Lawmakers set to reshape Minnesota’s health insurance landscape.
With surprisingly little fanfare, Minnesota is poised this week to take one the most dramatic steps in decades to reform its health care system. Landmark legislation that will soon change how 1.3 million Minnesotans buy health insurance — and hopefully drive down costs by harnessing technology and the power of market competition — has moved with warp speed through a slew of legislative committees with the session just coming up on the midway mark.
On Monday, a bill to establish the “Minnesota Insurance Marketplace,” an online tool to help consumers buy policies and determine eligibility for financial assistance newly available as the federal health reform law rolls out, will head to the House for floor debate and a possible vote. Companion legislation will likely hit the Senate floor on Thursday.
The debate is expected to be heated in both DFL-controlled chambers. The bills would establish a state-run version of the online “exchange” marketplace called for in the 2010 Affordable Care Act (ACA).
Both bills, however, are expected to pass on party-line votes. While Minnesota is indeed best-served by a state-run exchange — a point on which there’s widespread consensus among medical providers, insurers and the business community — the regrettable political fault lines should be a reminder of how poorly the political process here has served individual consumers and eligible small businesses that can voluntarily begin using the exchange website this fall to select coverage.
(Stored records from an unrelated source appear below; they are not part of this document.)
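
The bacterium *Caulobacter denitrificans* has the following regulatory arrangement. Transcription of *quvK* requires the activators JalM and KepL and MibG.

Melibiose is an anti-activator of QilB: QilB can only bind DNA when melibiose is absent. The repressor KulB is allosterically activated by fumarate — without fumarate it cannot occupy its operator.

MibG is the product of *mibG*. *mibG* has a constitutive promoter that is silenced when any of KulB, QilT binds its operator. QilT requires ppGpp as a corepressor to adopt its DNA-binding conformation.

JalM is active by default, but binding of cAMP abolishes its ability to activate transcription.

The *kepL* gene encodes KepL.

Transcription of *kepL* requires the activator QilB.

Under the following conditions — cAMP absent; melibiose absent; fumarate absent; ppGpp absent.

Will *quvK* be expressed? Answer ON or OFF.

cAMP is absent, so JalM is active.
Melibiose is absent, so QilB is active.
No repressor is bound and QilB is active, so *kepL* is transcribed.
So KepL is produced and active.
Fumarate is absent, so KulB is inactive.
ppGpp is absent, so QilT is inactive.
With no repressor bound, *mibG* is transcribed.
So MibG is produced and active.
No repressor is bound and JalM and KepL and MibG are active, so *quvK* is transcribed.

ON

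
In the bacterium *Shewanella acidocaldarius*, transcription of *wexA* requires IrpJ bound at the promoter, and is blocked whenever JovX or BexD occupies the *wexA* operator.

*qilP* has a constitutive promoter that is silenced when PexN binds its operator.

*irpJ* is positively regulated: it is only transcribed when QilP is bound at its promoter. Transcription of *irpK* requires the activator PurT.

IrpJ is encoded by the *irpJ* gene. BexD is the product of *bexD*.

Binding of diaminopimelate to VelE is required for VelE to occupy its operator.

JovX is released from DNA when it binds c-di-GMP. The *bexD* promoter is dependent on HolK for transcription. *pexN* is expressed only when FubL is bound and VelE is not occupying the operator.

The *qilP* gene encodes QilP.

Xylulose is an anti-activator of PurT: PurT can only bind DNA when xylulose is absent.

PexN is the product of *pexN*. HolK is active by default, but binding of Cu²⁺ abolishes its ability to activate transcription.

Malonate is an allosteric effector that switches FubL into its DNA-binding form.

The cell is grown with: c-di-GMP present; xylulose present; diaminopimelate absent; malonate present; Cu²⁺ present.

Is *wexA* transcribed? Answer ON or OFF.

c-di-GMP is present, so JovX is inactive.
Cu²⁺ is present, so HolK is inactive.
Required activator HolK is absent, so *bexD* is not transcribed.
So BexD is not produced.
Diaminopimelate is absent, so VelE is inactive.
Malonate is present, so FubL is active.
No repressor is bound and FubL is active, so *pexN* is transcribed.
So PexN is produced and active.
With repressor PexN bound, *qilP* is not transcribed.
So QilP is not produced.
Required activator QilP is absent, so *irpJ* is not transcribed.
So IrpJ is not produced.
Required activator IrpJ is absent, so *wexA* is not transcribed.

OFF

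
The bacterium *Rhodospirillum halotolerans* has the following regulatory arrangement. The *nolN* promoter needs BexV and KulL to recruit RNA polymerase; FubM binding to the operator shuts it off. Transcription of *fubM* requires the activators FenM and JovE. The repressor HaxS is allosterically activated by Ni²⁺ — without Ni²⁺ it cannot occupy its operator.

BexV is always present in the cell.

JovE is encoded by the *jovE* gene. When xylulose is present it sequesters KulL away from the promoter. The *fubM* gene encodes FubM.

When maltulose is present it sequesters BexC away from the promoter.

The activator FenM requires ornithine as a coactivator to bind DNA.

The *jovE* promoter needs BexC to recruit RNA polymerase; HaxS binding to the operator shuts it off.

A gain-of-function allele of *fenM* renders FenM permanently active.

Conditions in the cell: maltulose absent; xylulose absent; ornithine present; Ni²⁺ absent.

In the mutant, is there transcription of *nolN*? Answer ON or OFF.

OFF

FenM is constitutively active in this strain.
Maltulose is absent, so BexC is active.
Ni²⁺ is absent, so HaxS is inactive.
No repressor is bound and BexC is active, so *jovE* is transcribed.
So JovE is produced and active.
No repressor is bound and FenM and JovE are active, so *fubM* is transcribed.
So FubM is produced and active.
BexV is produced constitutively and is active.
Xylulose is absent, so KulL is active.
With repressor FubM bound, *nolN* is not transcribed.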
Minnesota, like every other state, has had three years since the ACA’s passage to figure out how to build the best exchange for the state. But Republicans, who had the majority in both houses of the Legislature until last fall’s election, looked for ways to use the exchange to thwart Obamacare.
The party’s legislative leadership stymied legislation, even some introduced by their own party members, that would have built the more streamlined exchange that many of the party’s business constituents wanted. Republicans also declined to participate in various “stakeholder” task forces set up to advise Gov. Mark Dayton’s administration, which has done excellent work to secure federal grants and hire staff to make the exchange a reality in time to comply with the federal law.
The state would have been best served by a political process that also productively used the past two years to focus on the nuts and bolts of building the best exchange for the state — and considered the best ideas from both parties. That didn’t happen, and this session’s fast-moving process unfortunately was still bogged down by Obamacare politics and didn’t adequately vet the policy details.
Key policy points that haven’t received a thorough airing: What kind of guidance should the legislation provide for the exchange component geared toward small businesses? Does the seven-member governing board (appointed by the governor) have enough authority or too much? What kinds of expenses will the annual operating budget of about $50 million — one of the lowest per capita costs among state-run exchanges — cover?
That raises the question of whether Minnesota should let the federal government step in and run the exchange for a year to give the state more time to build the marketplace. The answer is no. It’s unclear what the federal exchange will look like, what plans will be allowed to be sold on it, when it will be operational, and how much that arrangement would cost. (No, it won’t be free.)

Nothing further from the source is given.